Berlin: Gutsherren der Gentrification

Bei den Versuchen, den Gentrification-Begriff ins Deutsche zu übertragen, brachte Anna Fischhaber in der Süddeutschen Zeitung (Teuer, teurer, München) den Begriff der Veradelung ins Spiel. Diese wörtliche Übersetzung des Wortspiels mit den ‚gentry‘ (niederer Adel), die in die Städte zurückkehren, hat sich bisher nicht durchsetzen können.
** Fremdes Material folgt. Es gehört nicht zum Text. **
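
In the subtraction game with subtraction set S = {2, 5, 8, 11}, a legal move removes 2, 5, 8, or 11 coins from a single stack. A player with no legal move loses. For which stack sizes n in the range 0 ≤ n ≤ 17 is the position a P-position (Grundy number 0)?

G(0) = 0
G(1) = mex{} = 0
G(2) = mex{0} = 1
G(3) = mex{0} = 1
G(4) = mex{1} = 0
G(5) = mex{1,0} = 2
G(6) = mex{0,0} = 1
G(7) = mex{2,1} = 0
G(8) = mex{1,1,0} = 2
G(9) = mex{0,0,0} = 1
G(10) = mex{2,2,1} = 0
G(11) = mex{1,1,1,0} = 2
G(12) = mex{0,0,0,0} = 1
G(13) = mex{2,2,2,1} = 0
G(14) = mex{1,1,1,1} = 0
G(15) = mex{0,0,0,0} = 1
G(16) = mex{0,2,2,2} = 1
G(17) = mex{1,1,1,1} = 0
P-positions are exactly the n with G(n) = 0.

0, 1, 4, 7, 10, 13, 14, 17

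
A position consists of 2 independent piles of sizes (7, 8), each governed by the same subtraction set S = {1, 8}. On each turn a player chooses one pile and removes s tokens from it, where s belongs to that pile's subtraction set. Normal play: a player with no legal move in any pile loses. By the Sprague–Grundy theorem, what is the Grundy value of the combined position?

3

All piles use S = {1, 8}:
n : 0 1 2 3 4 5 6 7 8
G : 0 1 0 1 0 1 0 1 2
Pile A: G(7) = 1.
Pile B: G(8) = 2.
Combined Grundy value = 1 ⊕ 2 = 3.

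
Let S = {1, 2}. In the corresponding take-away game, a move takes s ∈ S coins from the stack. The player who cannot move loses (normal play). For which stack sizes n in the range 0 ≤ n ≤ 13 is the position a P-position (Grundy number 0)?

n :  0  1  2  3  4  5  6  7  8  9 10 11 12 13
G :  0  1  2  0  1  2  0  1  2  0  1  2  0  1
P-positions are exactly the n with G(n) = 0.

0, 3, 6, 9, 12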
Zwei aktuelle Entwicklungen im Berliner Aufwertungsgebiet Prenzlauer Berg ziegen nun, dass mit der Gentrification tatsächlich eine quasifeudale Gutsherrenmentalität Einzug gehalten hat.
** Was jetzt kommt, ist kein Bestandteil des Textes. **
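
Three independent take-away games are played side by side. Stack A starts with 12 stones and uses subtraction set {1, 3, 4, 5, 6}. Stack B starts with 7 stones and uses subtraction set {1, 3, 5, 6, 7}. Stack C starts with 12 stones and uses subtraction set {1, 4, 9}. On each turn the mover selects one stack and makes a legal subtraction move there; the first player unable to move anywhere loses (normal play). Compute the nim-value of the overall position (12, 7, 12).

2

Stack A, S = {1, 3, 4, 5, 6}:
G(0) = 0
G(1) = mex{0} = 1
G(2) = mex{1} = 0
G(3) = mex{0,0} = 1
G(4) = mex{1,1,0} = 2
G(5) = mex{2,0,1,0} = 3
G(6) = mex{3,1,0,1,0} = 2
G(7) = mex{2,2,1,0,1} = 3
G(8) = mex{3,3,2,1,0} = 4
G(9) = mex{4,2,3,2,1} = 0
G(10) = mex{0,3,2,3,2} = 1
G(11) = mex{1,4,3,2,3} = 0
G(12) = mex{0,0,4,3,2} = 1
G_A(12) = 1.
Stack B, S = {1, 3, 5, 6, 7}:
n : 0 1 2 3 4 5 6 7
G : 0 1 0 1 0 1 2 3
G_B(7) = 3.
Stack C, S = {1, 4, 9}:
G(0) = 0
G(1) = mex{0} = 1
G(2) = mex{1} = 0
G(3) = mex{0} = 1
G(4) = mex{1,0} = 2
G(5) = mex{2,1} = 0
G(6) = mex{0,0} = 1
G(7) = mex{1,1} = 0
G(8) = mex{0,2} = 1
G(9) = mex{1,0,0} = 2
G(10) = mex{2,1,1} = 0
G(11) = mex{0,0,0} = 1
G(12) = mex{1,1,1} = 0
G_C(12) = 0.
Combined Grundy value = 1 ⊕ 3 ⊕ 0 = 2.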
Die taz berichtet in ihrer aktuellen Ausgabe über die Klage von Wohnungseigentümern in einer neugebauten Wohnanlage gegen den seit über Jahren dort ansässigen Knaack Klub (Früher Clubber – heute Kläger)  und die Umwandlung des seit 1980 nachbarschaftlich organisierten und genutzten Hirschhofs in Privatgärten von Wohnungserwerber/innen (Anwohner wollen Park für sich). In beiden Fällen leiten die (überwiegend) neuzugezogenen Wohnungserwerber/innen aus ihren Eigentumstiteln einen auf die Wohnumgebung bezogenen Gestaltungsanspruch ab, der in den Beispielen langgewachsene (Knaack Klub) und kollektiv erkämpfte (Hirschhof) Strukturen der Nachbarschaften in Frage stellt. Gereon Asmuth fordert in einem engagierten Kommentar daher völlig zurecht die Enteignung der Neueigentümer/innen (Enteignet die Spinner!).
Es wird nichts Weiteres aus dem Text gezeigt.